"Detektywi z wydziału zabójstw prowadzą śledztwo w sprawie śmierci trzech osób w mieście Leongatha w wyniku podejrzenia zatrucia grzybami" - informuje policja z australijskiego stanu Wiktoria. Jak przekazano, pod koniec lipca do szpitala trafiły cztery osoby w związku z dolegliwościami po zjedzeniu posiłku.
W efekcie 4 sierpnia zmarły dwie kobiety w wieku 66 i 70 lat, dzień później zmarł 70-letni mężczyzna. Czwarta z osób - 66-latek - wciąż przebywa w szpitalu w krytycznym stanie. Media podają, że oczekuje na przeszczep wątroby. W związku ze sprawą przesłuchano 48-letnią mieszkankę miasta, która przygotowywała posiłek. "Dochodzenie dotyczące dokładnych okoliczności incydentu nadal trwa, a policja współpracuje z Departamentem Zdrowia w związku ze sprawą. Każdy, kto posiada informacje, proszony jest o kontakt" - zaznaczyli funkcjonariusze.
"The Washington Post" podaje, że do zatrucia doszło w trakcie obiadu organizowanego przez 48-latkę. Kobieta zaprosiła swoich teściów, a także lokalnego pastora i jego żonę. W obiedzie uczestniczyły też dzieci kobiety.
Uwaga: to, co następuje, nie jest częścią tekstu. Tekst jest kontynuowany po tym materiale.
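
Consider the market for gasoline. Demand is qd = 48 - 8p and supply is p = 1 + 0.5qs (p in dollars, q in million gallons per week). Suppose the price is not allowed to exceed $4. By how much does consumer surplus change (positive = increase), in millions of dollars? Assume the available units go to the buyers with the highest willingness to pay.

5.75

Rearranging supply gives qs = 2p - 2. Setting quantity demanded equal to quantity supplied, 48 - 8p = 2p - 2, gives p* = 5 and q* = 8.
Since 4 < 5, the ceiling is binding.
At p = 4: qd = 48 - 8·4 = 16 and qs = 2·4 - 2 = 6.
Consumer surplus without the control is ½ · (6 - 5) · 8 = 4.
With the ceiling, 6 units are sold at 4 (assume they go to the highest-value buyers). The demand price at q = 6 is 5.25, so CS = ½ · [(6 - 4) + (5.25 - 4)] · 6 = 9.75.
Change in consumer surplus = 9.75 - 4 = 5.75.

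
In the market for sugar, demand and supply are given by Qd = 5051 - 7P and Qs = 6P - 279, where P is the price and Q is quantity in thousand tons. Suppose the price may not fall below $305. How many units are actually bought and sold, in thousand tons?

2181

Without the control the market clears where 5051 - 7P = 6P - 279, i.e. P* = 410 and Q* = 2181.
Since 305 is below P* = 410, the floor does not bind and the free-market outcome prevails.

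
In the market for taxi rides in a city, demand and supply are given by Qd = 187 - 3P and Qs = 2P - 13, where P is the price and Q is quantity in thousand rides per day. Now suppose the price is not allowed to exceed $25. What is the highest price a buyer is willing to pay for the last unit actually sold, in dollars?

50

Equilibrium: 187 - 3P = 2P - 13, so 200 = 5P and P* = 40, Q* = 67.
The ceiling of 25 is below the equilibrium price 40, so it binds.
At P = 25: Qd = 187 - 3·25 = 112 and Qs = 2·25 - 13 = 37.
Only 37 units reach the market. On the demand curve, the marginal buyer's willingness to pay at Q = 37 is (187 - 37)/3 = 50.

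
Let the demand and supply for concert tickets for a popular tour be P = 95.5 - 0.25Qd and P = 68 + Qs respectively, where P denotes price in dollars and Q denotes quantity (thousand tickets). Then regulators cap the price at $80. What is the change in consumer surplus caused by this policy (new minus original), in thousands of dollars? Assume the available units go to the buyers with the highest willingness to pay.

Rearranging demand gives Qd = 382 - 4P; rearranging supply gives Qs = P - 68. In a free market, 382 - 4P = P - 68 gives the equilibrium P* = 90, Q* = 22.
Since 80 < 90, the ceiling is binding.
At P = 80: Qd = 382 - 4·80 = 62 and Qs = 80 - 68 = 12.
Consumer surplus without the control is ½ · (95.5 - 90) · 22 = 60.5.
With the ceiling, 12 units are sold at 80 (assume they go to the highest-value buyers). The demand price at Q = 12 is 92.5, so CS = ½ · [(95.5 - 80) + (92.5 - 80)] · 12 = 168.
Change in consumer surplus = 168 - 60.5 = 107.5.

107.5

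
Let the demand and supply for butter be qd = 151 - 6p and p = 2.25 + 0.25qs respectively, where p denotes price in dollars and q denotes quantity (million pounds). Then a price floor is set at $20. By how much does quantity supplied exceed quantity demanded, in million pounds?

Rearranging supply gives qs = 4p - 9. Without the control the market clears where 151 - 6p = 4p - 9, i.e. p* = 16 and q* = 55.
Because the floor (20) lies above the market-clearing price, it is binding.
At p = 20: qd = 151 - 6·20 = 31 and qs = 4·20 - 9 = 71.
Surplus = qs - qd = 71 - 31 = 40.

40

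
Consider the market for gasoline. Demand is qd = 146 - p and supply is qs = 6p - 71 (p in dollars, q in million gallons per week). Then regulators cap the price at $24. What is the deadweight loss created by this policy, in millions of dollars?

1029

Setting quantity demanded equal to quantity supplied, 146 - p = 6p - 71, gives p* = 31 and q* = 115.
The ceiling of 24 is below the equilibrium price 31, so it binds.
At p = 24: qd = 146 - 24 = 122 and qs = 6·24 - 71 = 73.
Quantity traded falls to 73. At q = 73 the demand price is 146 - 73 = 73 and the supply price is (71 + 73)/6 = 24.
Deadweight loss = ½ · (73 - 24) · (115 - 73) = ½ · 49 · 42 = 1029.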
Zarówno 48-latce, jak i jej dzieciom, nic się nie stało. Policja podejrzewa, że goście zatruli się silnie trującym muchomorem zielonawym. Grzyb stoi już za śmiercią wielu osób, które myliły go z innymi, jadalnymi. - Po prostu nie mogę pojąć, co się wydarzyło. (...) Nie mogę uwierzyć, że to się stało i jest mi bardzo przykro, że stracili życie. Nic nie zrobiłam. Kochałam ich i jestem zdruzgotana tym, że odeszli - mówiła dziennikarzom zapłakana gospodyni.
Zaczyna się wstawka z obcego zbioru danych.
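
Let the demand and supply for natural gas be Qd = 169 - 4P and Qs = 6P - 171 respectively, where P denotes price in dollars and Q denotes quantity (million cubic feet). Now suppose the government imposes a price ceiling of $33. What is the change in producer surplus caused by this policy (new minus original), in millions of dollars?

In a free market, 169 - 4P = 6P - 171 gives the equilibrium P* = 34, Q* = 33.
Since 33 < 34, the ceiling is binding.
At P = 33: Qd = 169 - 4·33 = 37 and Qs = 6·33 - 171 = 27.
Producer surplus without the control is ½ · (34 - 28.5) · 33 = 90.75.
With the ceiling, producers sell 27 units at 33, so PS = ½ · (33 - 28.5) · 27 = 60.75.
Change in producer surplus = 60.75 - 90.75 = -30.

-30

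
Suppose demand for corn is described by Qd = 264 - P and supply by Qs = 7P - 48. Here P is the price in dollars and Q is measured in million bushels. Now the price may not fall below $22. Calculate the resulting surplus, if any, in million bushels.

0

Setting quantity demanded equal to quantity supplied, 264 - P = 7P - 48, gives P* = 39 and Q* = 225.
The floor of 22 is below the equilibrium price 39, so it is not binding; the market clears at P* = 39, Q* = 225.
Since the control does not bind, there is no surplus.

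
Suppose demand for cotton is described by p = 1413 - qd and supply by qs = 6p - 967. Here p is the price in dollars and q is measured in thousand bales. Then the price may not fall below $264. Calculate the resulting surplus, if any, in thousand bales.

0

Rearranging demand gives qd = 1413 - p. Setting quantity demanded equal to quantity supplied, 1413 - p = 6p - 967, gives p* = 340 and q* = 1073.
Since 264 is below p* = 340, the floor does not bind and the free-market outcome prevails.
Since the control does not bind, there is no surplus.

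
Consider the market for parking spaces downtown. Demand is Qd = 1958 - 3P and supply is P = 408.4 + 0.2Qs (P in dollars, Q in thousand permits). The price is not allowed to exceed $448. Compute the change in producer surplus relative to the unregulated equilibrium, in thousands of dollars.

Rearranging supply gives Qs = 5P - 2042. Equilibrium: 1958 - 3P = 5P - 2042, so 4000 = 8P and P* = 500, Q* = 458.
Since 448 < 500, the ceiling is binding.
At P = 448: Qd = 1958 - 3·448 = 614 and Qs = 5·448 - 2042 = 198.
Producer surplus without the control is ½ · (500 - 408.4) · 458 = 20976.4.
With the ceiling, producers sell 198 units at 448, so PS = ½ · (448 - 408.4) · 198 = 3920.4.
Change in producer surplus = 3920.4 - 20976.4 = -17056.

-17056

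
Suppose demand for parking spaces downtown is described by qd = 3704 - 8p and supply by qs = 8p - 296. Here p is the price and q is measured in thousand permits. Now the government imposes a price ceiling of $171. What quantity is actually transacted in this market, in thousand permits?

1072

Without the control the market clears where 3704 - 8p = 8p - 296, i.e. p* = 250 and q* = 1704.
Since 171 < 250, the ceiling is binding.
At p = 171: qd = 3704 - 8·171 = 2336 and qs = 8·171 - 296 = 1072.
The quantity actually transacted is the short side, supply: 1072.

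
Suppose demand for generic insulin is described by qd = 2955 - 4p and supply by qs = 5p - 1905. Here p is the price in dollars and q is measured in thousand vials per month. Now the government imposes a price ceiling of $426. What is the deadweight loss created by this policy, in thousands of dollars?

73102.5

Equilibrium: 2955 - 4p = 5p - 1905, so 4860 = 9p and p* = 540, q* = 795.
Because the ceiling (426) lies below the market-clearing price, it is binding.
At p = 426: qd = 2955 - 4·426 = 1251 and qs = 5·426 - 1905 = 225.
Quantity traded falls to 225. At q = 225 the demand price is (2955 - 225)/4 = 682.5 and the supply price is (1905 + 225)/5 = 426.
Deadweight loss = ½ · (682.5 - 426) · (795 - 225) = ½ · 256.5 · 570 = 73102.5.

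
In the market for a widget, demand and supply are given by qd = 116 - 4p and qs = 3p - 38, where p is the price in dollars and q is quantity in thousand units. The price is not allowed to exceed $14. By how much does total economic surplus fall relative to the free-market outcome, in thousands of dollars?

Without the control the market clears where 116 - 4p = 3p - 38, i.e. p* = 22 and q* = 28.
Because the ceiling (14) lies below the market-clearing price, it is binding.
At p = 14: qd = 116 - 4·14 = 60 and qs = 3·14 - 38 = 4.
Quantity traded falls to 4. At q = 4 the demand price is (116 - 4)/4 = 28 and the supply price is (38 + 4)/3 = 14.
Deadweight loss = ½ · (28 - 14) · (28 - 4) = ½ · 14 · 24 = 168.

168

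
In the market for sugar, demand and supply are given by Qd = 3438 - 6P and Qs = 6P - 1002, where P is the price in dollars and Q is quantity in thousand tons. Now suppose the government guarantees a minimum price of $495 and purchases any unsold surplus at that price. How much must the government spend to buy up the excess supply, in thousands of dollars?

Without the control the market clears where 3438 - 6P = 6P - 1002, i.e. P* = 370 and Q* = 1218.
Since 495 > 370, the floor is binding.
At P = 495: Qd = 3438 - 6·495 = 468 and Qs = 6·495 - 1002 = 1968.
Surplus = Qs - Qd = 1500.
Government expenditure = surplus × support price = 1500 × 495 = 742500.

742500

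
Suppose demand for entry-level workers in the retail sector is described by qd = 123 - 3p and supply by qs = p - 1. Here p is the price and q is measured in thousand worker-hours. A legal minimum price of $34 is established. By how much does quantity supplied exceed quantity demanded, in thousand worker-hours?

Equilibrium: 123 - 3p = p - 1, so 124 = 4p and p* = 31, q* = 30.
The floor of 34 is above the equilibrium price 31, so it binds.
At p = 34: qd = 123 - 3·34 = 21 and qs = 34 - 1 = 33.
Surplus = qs - qd = 33 - 21 = 12.

12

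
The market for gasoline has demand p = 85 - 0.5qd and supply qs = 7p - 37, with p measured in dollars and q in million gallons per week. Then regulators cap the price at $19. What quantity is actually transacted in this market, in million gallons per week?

96

Rearranging demand gives qd = 170 - 2p. Without the control the market clears where 170 - 2p = 7p - 37, i.e. p* = 23 and q* = 124.
Because the ceiling (19) lies below the market-clearing price, it is binding.
At p = 19: qd = 170 - 2·19 = 132 and qs = 7·19 - 37 = 96.
The quantity actually transacted is the short side, supply: 96.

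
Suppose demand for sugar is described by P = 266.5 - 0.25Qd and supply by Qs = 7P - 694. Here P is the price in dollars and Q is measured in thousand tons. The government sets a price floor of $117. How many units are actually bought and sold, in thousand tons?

426

Rearranging demand gives Qd = 1066 - 4P. Without the control the market clears where 1066 - 4P = 7P - 694, i.e. P* = 160 and Q* = 426.
The floor of 117 is below the equilibrium price 160, so it is not binding; the market clears at P* = 160, Q* = 426.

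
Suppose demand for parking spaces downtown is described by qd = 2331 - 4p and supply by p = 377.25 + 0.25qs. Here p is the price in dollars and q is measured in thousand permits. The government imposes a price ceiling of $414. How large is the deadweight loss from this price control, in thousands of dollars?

17424

Rearranging supply gives qs = 4p - 1509. Setting quantity demanded equal to quantity supplied, 2331 - 4p = 4p - 1509, gives p* = 480 and q* = 411.
The ceiling of 414 is below the equilibrium price 480, so it binds.
At p = 414: qd = 2331 - 4·414 = 675 and qs = 4·414 - 1509 = 147.
Quantity traded falls to 147. At q = 147 the demand price is (2331 - 147)/4 = 546 and the supply price is (1509 + 147)/4 = 414.
Deadweight loss = ½ · (546 - 414) · (411 - 147) = ½ · 132 · 264 = 17424.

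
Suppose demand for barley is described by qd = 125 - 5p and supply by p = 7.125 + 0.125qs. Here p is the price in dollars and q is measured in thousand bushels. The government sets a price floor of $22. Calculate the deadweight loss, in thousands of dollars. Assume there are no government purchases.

260

Rearranging supply gives qs = 8p - 57. Setting quantity demanded equal to quantity supplied, 125 - 5p = 8p - 57, gives p* = 14 and q* = 55.
Because the floor (22) lies above the market-clearing price, it is binding.
At p = 22: qd = 125 - 5·22 = 15 and qs = 8·22 - 57 = 119.
Quantity traded falls to 15. At q = 15 the demand price is (125 - 15)/5 = 22 and the supply price is (57 + 15)/8 = 9.
Deadweight loss = ½ · (22 - 9) · (55 - 15) = ½ · 13 · 40 = 260.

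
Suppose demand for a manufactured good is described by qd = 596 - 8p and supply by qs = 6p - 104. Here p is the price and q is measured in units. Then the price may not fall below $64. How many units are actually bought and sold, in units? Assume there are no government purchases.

84

Equilibrium: 596 - 8p = 6p - 104, so 700 = 14p and p* = 50, q* = 196.
The floor of 64 is above the equilibrium price 50, so it binds.
At p = 64: qd = 596 - 8·64 = 84 and qs = 6·64 - 104 = 280.
The quantity actually transacted is the short side, demand: 84.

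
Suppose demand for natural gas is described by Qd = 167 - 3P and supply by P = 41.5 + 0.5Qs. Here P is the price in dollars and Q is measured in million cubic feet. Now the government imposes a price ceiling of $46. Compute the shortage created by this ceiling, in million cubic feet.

20

Rearranging supply gives Qs = 2P - 83. Equilibrium: 167 - 3P = 2P - 83, so 250 = 5P and P* = 50, Q* = 17.
Because the ceiling (46) lies below the market-clearing price, it is binding.
At P = 46: Qd = 167 - 3·46 = 29 and Qs = 2·46 - 83 = 9.
Shortage = Qd - Qs = 29 - 9 = 20.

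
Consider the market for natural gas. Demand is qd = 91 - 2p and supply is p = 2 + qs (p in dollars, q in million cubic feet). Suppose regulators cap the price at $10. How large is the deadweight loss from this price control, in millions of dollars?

330.75

Rearranging supply gives qs = p - 2. Equilibrium: 91 - 2p = p - 2, so 93 = 3p and p* = 31, q* = 29.
Because the ceiling (10) lies below the market-clearing price, it is binding.
At p = 10: qd = 91 - 2·10 = 71 and qs = 10 - 2 = 8.
Quantity traded falls to 8. At q = 8 the demand price is (91 - 8)/2 = 41.5 and the supply price is 2 + 8 = 10.
Deadweight loss = ½ · (41.5 - 10) · (29 - 8) = ½ · 31.5 · 21 = 330.75.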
"Od lipca do października w lasach liściastych i mieszanych, pojedynczo lub w grupach. Kapelusz wypukły, potem płaski, zielonawy (niekiedy biały), lśniący. Trzon z zygzakowatym wzorem, ze zwisającym pierścieniem, cylindryczny z bulwiasto zgrubiałą nasadą i białą, workowatą, porozrywaną pochwą. Zapach mdły, słodkawy. Śmiertelnie trujący! Mylony z gąską zielonką, gołąbkiem zielonawym i pieczarkami" - tak o muchomorze zielonawym pisze w swoim poradniku "Bezpieczne grzybobranie" Centrum Informacyjne Lasów Państwowych.